Elles regagnèrent alors la voiture, Maureen installa Killian dans son petit siège, à l'arrière, aux côtés de Jenn. Puis elle prit le volant et conduisit jusqu'au bac. Elles n'attendirent pas longtemps qu'un bateau se présente et purent traverser l'étendue calme du Loch Linnhe. De l'autre côté, elles trouvèrent rapidement le pub et s'y installèrent. Killian regardait avec curiosité tout autour de lui, offrant quelques sourires à la ronde.

- Il est bien sage, dit Jenn. On ne l'entend pas !

- C'est un bébé calme, dit Mummy. Il est facile à garder ! Maintenant qu'il est un peu plus grand et que sa maman s'absente parfois, je n'ai aucun mal avec lui !

- Quand penses-tu cesser de l'allaiter, Maureen ? demanda Jenn.

- Durant l'été, certainement. Pour l'heure, c'est facile et cela se passe bien. Je n'ai pas de raison d'arrêter, dit Maureen.

- Je ne sais pas si je pourrai nourrir deux bébés... soupira Jenn. Ce sera certainement difficile. Enfin, c'est ce que j'imagine !

- Tout dépendra aussi dans quel état tu te trouves après l'accouchement. Si tu es fatiguée ou pas, si tu récupères vite ou pas... la rassura Maureen.

- Si j'ai une césarienne, je récupèrerai peut-être assez vite. Mais s'ils naissent par voie basse... J'aimerais les allaiter un peu, quand même. A te voir faire, je trouve que c'est très pratique ! Pas besoin de préparer des biberons ou de devoir rentrer pour une certaine heure ! Au pire, si tu es en promenade, tu peux l'allaiter à l'abri, même dans la voiture... fit remarquer la future maman.
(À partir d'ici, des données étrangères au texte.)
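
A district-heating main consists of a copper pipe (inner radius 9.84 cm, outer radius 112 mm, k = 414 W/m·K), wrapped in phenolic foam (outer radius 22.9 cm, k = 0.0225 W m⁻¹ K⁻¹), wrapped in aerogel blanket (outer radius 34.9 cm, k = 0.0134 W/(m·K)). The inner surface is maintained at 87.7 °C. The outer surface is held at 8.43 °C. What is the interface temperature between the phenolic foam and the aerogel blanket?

T = 47.8 °C

Treat each layer as a resistance in series:
  R'_copper = ln(0.112/0.0984)/(2πk) = 0.1295/(2π·414) = 4.977×10^-5 m·K/W
  R'_phenolic foam = ln(0.229/0.112)/(2πk) = 0.7152/(2π·0.0225) = 5.059 m·K/W
  R'_aerogel blanket = ln(0.349/0.229)/(2πk) = 0.4213/(2π·0.0134) = 5.004 m·K/W
ΣR = 4.977×10^-5 + 5.059 + 5.004 = 10.06 m·K/W
Q' = ΔT/ΣR = (87.7 °C − 8.43 °C)/10.06 = 7.880 W/m
From the inner boundary to the phenolic foam/aerogel blanket interface, ΣR_partial = 5.059 m·K/W.
T_interface = T_in − Q'·ΣR_partial = 87.7 °C − (7.880)(5.059) = 47.8 °C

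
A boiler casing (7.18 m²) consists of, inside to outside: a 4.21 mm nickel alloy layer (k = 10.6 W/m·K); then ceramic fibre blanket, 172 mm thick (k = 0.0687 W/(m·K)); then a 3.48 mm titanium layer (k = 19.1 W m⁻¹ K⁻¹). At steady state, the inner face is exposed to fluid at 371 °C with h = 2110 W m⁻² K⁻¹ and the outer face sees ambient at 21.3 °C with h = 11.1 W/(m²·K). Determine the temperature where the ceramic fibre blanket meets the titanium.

T = 33.5 °C

Series thermal resistances, inner to outer:
  R_conv,in = 1/(hA) = 1/(2110·7.18) = 6.601×10^-5 K/W
  R_nickel alloy = L/(kA) = 0.00421/(10.6·7.18) = 5.532×10^-5 K/W
  R_ceramic fibre blanket = L/(kA) = 0.172/(0.0687·7.18) = 0.3487 K/W
  R_titanium = L/(kA) = 0.00348/(19.1·7.18) = 2.538×10^-5 K/W
  R_conv,out = 1/(hA) = 1/(11.1·7.18) = 0.01255 K/W
ΣR = 6.601×10^-5 + 5.532×10^-5 + 0.3487 + 2.538×10^-5 + 0.01255 = 0.3614 K/W
Q = ΔT/ΣR = (371 °C − 21.3 °C)/0.3614 = 967.6 W
From the inner boundary to the ceramic fibre blanket/titanium interface, ΣR_partial = 0.3488 K/W.
T_interface = T_in − Q·ΣR_partial = 371 °C − (967.6)(0.3488) = 33.5 °C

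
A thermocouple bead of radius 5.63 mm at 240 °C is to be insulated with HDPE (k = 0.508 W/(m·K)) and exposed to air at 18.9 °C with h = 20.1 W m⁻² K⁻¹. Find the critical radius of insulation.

For a sphere, r_cr = 2k_ins/h = 2·0.508/20.1 = 0.0505 m = 5.05 cm

r_cr = 5.05 cm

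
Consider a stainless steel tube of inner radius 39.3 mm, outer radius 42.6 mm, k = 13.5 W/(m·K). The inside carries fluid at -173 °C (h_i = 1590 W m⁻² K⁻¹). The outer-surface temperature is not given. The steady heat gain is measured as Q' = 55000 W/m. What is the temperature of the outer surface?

T_out = 19.4 °C

Series resistances:
  R'_conv,in = 1/(2πr h) = 1/(2π·0.0393·1590) = 0.002547 m·K/W
  R'_stainless steel = ln(0.0426/0.0393)/(2πk) = 0.08063/(2π·13.5) = 9.506×10^-4 m·K/W
ΣR = 0.003498 m·K/W
ΔT = Q'·ΣR = 55000 × 0.003498 = 192.4 K
Heat flows inward, so T_out = T_in + ΔT = -173 + 192.4 = 19.4 °C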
- C'est vrai. C'est un avantage pour cela. Et maintenant, c'est devenu presque une routine ! fit Maureen.

- En tout cas, il profite bien, dit Jenn d'un ton admiratif. C'est vraiment un beau petit bébé. Je ne dis pas cela pour te faire plaisir !

- Je sais que tu le penses vraiment, sourit Maureen.

A ce moment-là, on leur apporta leurs commandes. Le thé était très bon, et Mummy savoura ses premières bouchées d'apple-pie avec un regard gourmand qui ne fut pas sans rappeler celui qu'elle avait eu au restaurant d'Harris, quand Maureen y avait dîné avec elle et les parents de Mickaël, pour son anniversaire, il y avait presque deux ans.